Devant la volonté du gouvernement de ranger les églises dans la même catégorie que les bars, limitant par là fortement l’assistance par rapport aux cinémas, « depuis quelques jours, les évêques sont en colère », souligne Bock-Côté dans Le Journal de Montréal, « dans l’esprit de nos décideurs, une église est à ranger dans la même catégorie qu’un débit de boisson et ne mérite même pas de se classer parmi les lieux voués à la culture. Disons-le clairement : les évêques ont raison ! » Pour ma part je ne nommerai pas « lieux voués à la culture » les cinémas, pour ce qu’on y passe…
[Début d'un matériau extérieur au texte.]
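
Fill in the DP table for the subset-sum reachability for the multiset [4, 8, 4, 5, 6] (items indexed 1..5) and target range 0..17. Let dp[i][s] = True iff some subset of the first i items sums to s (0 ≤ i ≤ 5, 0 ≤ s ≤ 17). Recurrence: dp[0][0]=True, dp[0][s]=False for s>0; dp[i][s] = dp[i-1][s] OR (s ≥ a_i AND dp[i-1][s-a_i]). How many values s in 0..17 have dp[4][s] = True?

9

i\s   0   1   2   3   4   5   6   7   8   9  10  11  12  13  14  15  16  17
  0   T   F   F   F   F   F   F   F   F   F   F   F   F   F   F   F   F   F
  1   T   F   F   F   T   F   F   F   F   F   F   F   F   F   F   F   F   F
  2   T   F   F   F   T   F   F   F   T   F   F   F   T   F   F   F   F   F
  3   T   F   F   F   T   F   F   F   T   F   F   F   T   F   F   F   T   F
  4   T   F   F   F   T   T   F   F   T   T   F   F   T   T   F   F   T   T
  5   T   F   F   F   T   T   T   F   T   T   T   T   T   T   T   T   T   T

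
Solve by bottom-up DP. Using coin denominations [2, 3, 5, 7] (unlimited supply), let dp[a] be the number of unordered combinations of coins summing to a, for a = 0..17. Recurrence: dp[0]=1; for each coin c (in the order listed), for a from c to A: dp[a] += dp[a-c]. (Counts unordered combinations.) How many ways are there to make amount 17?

13

after  coin     0     1     2     3     4     5     6     7     8     9    10    11    12    13    14    15    16    17
          2     1     0     1     0     1     0     1     0     1     0     1     0     1     0     1     0     1     0
          3     1     0     1     1     1     1     2     1     2     2     2     2     3     2     3     3     3     3
          5     1     0     1     1     1     2     2     2     3     3     4     4     5     5     6     7     7     8
          7     1     0     1     1     1     2     2     3     3     4     5     5     7     7     9    10    11    13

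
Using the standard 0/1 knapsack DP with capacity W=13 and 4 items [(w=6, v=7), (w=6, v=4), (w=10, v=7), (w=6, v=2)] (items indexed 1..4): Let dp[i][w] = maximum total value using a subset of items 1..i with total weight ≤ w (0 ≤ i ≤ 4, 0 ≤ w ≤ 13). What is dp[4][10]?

i\w   0   1   2   3   4   5   6   7   8   9  10  11  12  13
  0   0   0   0   0   0   0   0   0   0   0   0   0   0   0
  1   0   0   0   0   0   0   7   7   7   7   7   7   7   7
  2   0   0   0   0   0   0   7   7   7   7   7   7  11  11
  3   0   0   0   0   0   0   7   7   7   7   7   7  11  11
  4   0   0   0   0   0   0   7   7   7   7   7   7  11  11

7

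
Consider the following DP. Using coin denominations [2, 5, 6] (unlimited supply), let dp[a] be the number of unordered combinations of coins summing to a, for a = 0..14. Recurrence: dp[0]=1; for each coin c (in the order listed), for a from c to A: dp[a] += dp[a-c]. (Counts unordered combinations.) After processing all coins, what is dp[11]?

after  coin     0     1     2     3     4     5     6     7     8     9    10    11    12    13    14
          2     1     0     1     0     1     0     1     0     1     0     1     0     1     0     1
          5     1     0     1     0     1     1     1     1     1     1     2     1     2     1     2
          6     1     0     1     0     1     1     2     1     2     1     3     2     4     2     4

2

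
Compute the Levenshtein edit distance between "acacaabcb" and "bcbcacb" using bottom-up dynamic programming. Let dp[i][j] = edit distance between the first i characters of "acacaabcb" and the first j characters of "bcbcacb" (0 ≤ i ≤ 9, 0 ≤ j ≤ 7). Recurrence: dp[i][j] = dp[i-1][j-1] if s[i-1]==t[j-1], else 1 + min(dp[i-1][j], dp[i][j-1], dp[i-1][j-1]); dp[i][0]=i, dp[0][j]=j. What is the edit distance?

   ''  b  c  b  c  a  c  b
''  0  1  2  3  4  5  6  7
 a  1  1  2  3  4  4  5  6
 c  2  2  1  2  3  4  4  5
 a  3  3  2  2  3  3  4  5
 c  4  4  3  3  2  3  3  4
 a  5  5  4  4  3  2  3  4
 a  6  6  5  5  4  3  3  4
 b  7  6  6  5  5  4  4  3
 c  8  7  6  6  5  5  4  4
 b  9  8  7  6  6  6  5  4

4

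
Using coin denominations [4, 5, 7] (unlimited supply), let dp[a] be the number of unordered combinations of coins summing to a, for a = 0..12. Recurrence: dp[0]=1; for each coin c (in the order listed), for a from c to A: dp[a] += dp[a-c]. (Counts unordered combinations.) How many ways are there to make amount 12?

2

after  coin     0     1     2     3     4     5     6     7     8     9    10    11    12
          4     1     0     0     0     1     0     0     0     1     0     0     0     1
          5     1     0     0     0     1     1     0     0     1     1     1     0     1
          7     1     0     0     0     1     1     0     1     1     1     1     1     2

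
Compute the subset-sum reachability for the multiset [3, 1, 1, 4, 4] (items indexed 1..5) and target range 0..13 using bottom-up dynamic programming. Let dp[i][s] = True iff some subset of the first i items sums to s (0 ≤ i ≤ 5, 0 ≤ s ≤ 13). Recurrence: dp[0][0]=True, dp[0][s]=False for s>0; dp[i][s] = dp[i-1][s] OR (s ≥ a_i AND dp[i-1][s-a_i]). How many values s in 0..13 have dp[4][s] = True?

i\s   0   1   2   3   4   5   6   7   8   9  10  11  12  13
  0   T   F   F   F   F   F   F   F   F   F   F   F   F   F
  1   T   F   F   T   F   F   F   F   F   F   F   F   F   F
  2   T   T   F   T   T   F   F   F   F   F   F   F   F   F
  3   T   T   T   T   T   T   F   F   F   F   F   F   F   F
  4   T   T   T   T   T   T   T   T   T   T   F   F   F   F
  5   T   T   T   T   T   T   T   T   T   T   T   T   T   T

10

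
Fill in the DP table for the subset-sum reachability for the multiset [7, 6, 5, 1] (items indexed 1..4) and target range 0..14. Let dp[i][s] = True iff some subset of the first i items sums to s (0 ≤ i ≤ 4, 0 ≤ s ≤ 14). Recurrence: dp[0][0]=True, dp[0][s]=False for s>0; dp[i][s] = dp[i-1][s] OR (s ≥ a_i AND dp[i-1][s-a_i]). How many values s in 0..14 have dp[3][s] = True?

i\s   0   1   2   3   4   5   6   7   8   9  10  11  12  13  14
  0   T   F   F   F   F   F   F   F   F   F   F   F   F   F   F
  1   T   F   F   F   F   F   F   T   F   F   F   F   F   F   F
  2   T   F   F   F   F   F   T   T   F   F   F   F   F   T   F
  3   T   F   F   F   F   T   T   T   F   F   F   T   T   T   F
  4   T   T   F   F   F   T   T   T   T   F   F   T   T   T   T

7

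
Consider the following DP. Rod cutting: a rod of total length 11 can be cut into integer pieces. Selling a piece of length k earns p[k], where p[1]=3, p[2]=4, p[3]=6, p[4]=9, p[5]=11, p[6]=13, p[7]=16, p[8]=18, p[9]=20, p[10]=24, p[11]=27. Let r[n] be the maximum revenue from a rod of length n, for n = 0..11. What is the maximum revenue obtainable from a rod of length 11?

   n    0    1    2    3    4    5    6    7    8    9   10   11
r[n]    0    3    6    9   12   15   18   21   24   27   30   33

33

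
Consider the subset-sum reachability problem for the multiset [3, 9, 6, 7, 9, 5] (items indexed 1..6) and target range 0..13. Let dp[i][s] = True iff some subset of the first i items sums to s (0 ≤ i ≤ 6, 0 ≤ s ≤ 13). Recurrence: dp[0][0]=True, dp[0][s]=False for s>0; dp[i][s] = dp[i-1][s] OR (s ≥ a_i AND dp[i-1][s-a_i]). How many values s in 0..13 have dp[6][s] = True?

11

i\s   0   1   2   3   4   5   6   7   8   9  10  11  12  13
  0   T   F   F   F   F   F   F   F   F   F   F   F   F   F
  1   T   F   F   T   F   F   F   F   F   F   F   F   F   F
  2   T   F   F   T   F   F   F   F   F   T   F   F   T   F
  3   T   F   F   T   F   F   T   F   F   T   F   F   T   F
  4   T   F   F   T   F   F   T   T   F   T   T   F   T   T
  5   T   F   F   T   F   F   T   T   F   T   T   F   T   T
  6   T   F   F   T   F   T   T   T   T   T   T   T   T   T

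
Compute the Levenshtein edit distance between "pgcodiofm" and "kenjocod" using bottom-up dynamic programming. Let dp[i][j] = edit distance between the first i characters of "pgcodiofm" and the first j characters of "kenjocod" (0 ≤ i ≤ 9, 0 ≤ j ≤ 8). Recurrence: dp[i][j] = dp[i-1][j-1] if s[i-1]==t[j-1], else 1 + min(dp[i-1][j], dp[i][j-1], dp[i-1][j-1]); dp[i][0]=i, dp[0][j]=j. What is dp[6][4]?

   ''  k  e  n  j  o  c  o  d
''  0  1  2  3  4  5  6  7  8
 p  1  1  2  3  4  5  6  7  8
 g  2  2  2  3  4  5  6  7  8
 c  3  3  3  3  4  5  5  6  7
 o  4  4  4  4  4  4  5  5  6
 d  5  5  5  5  5  5  5  6  5
 i  6  6  6  6  6  6  6  6  6
 o  7  7  7  7  7  6  7  6  7
 f  8  8  8  8  8  7  7  7  7
 m  9  9  9  9  9  8  8  8  8

6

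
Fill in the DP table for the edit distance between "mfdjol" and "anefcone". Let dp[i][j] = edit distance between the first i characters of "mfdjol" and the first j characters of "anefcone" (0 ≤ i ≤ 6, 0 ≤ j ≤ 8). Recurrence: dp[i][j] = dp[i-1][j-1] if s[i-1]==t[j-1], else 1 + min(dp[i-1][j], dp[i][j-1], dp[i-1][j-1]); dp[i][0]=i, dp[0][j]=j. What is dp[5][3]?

5

   ''  a  n  e  f  c  o  n  e
''  0  1  2  3  4  5  6  7  8
 m  1  1  2  3  4  5  6  7  8
 f  2  2  2  3  3  4  5  6  7
 d  3  3  3  3  4  4  5  6  7
 j  4  4  4  4  4  5  5  6  7
 o  5  5  5  5  5  5  5  6  7
 l  6  6  6  6  6  6  6  6  7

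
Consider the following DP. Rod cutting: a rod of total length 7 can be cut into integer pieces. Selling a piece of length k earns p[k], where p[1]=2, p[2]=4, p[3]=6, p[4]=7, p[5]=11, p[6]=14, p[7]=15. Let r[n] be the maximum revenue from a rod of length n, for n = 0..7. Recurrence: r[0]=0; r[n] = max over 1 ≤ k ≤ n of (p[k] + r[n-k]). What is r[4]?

   n    0    1    2    3    4    5    6    7
r[n]    0    2    4    6    8   11   14   16

8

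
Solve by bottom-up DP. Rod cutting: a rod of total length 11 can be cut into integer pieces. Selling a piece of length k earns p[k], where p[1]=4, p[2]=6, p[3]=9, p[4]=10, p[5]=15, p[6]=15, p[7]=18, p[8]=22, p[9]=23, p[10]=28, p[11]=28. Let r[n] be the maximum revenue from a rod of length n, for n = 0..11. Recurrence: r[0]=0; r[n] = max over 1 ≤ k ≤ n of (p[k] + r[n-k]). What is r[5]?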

Dans la suite de son texte, Bock-Côté, qui souhaite que les autorités corrigeront leur geste, s’étend en considérations sur la mésintelligence grandissante au Québec face au catholicisme, manifestée par le mépris actuel du gouvernement. Bock-Côté, dans une sorte de défense du sentiment de religiosité, il affirme que même l’homme athée ou ne sachant pas quoi croire sent le besoin d’une sorte de spiritualité. Il parle du « croyant à temps partiel » qui, même « quand sa vie bascule, se tourne vers le ciel et médite sur le sens de sa présence sur terre et se demande si l’existence relève de l’absurde ou du mystère. L’espèce humaine n’est-elle vraiment qu’un hasard biologique dans l’histoire de l’univers ? »
Le croyant sommeillant décrit plus haut, s’il ne rejette pas sont héritage, « se tournera vers ceux qui, dans sa culture et sa civilisation, se sont posé les mêmes questions au fil des siècles et des millénaires » (dommage qu’il ne se tourne pas également vers ceux qui dans le passé ont trouvé la réponse à ces questions). Mais (flottant dans un doux relativisme), le croyant somnolant « sera probablement interpellé par les symboles qui témoignent de ce mystère, à travers lesquels il peut méditer sur sa propre condition. Pour les catholiques, ce symbole, c’est la croix ».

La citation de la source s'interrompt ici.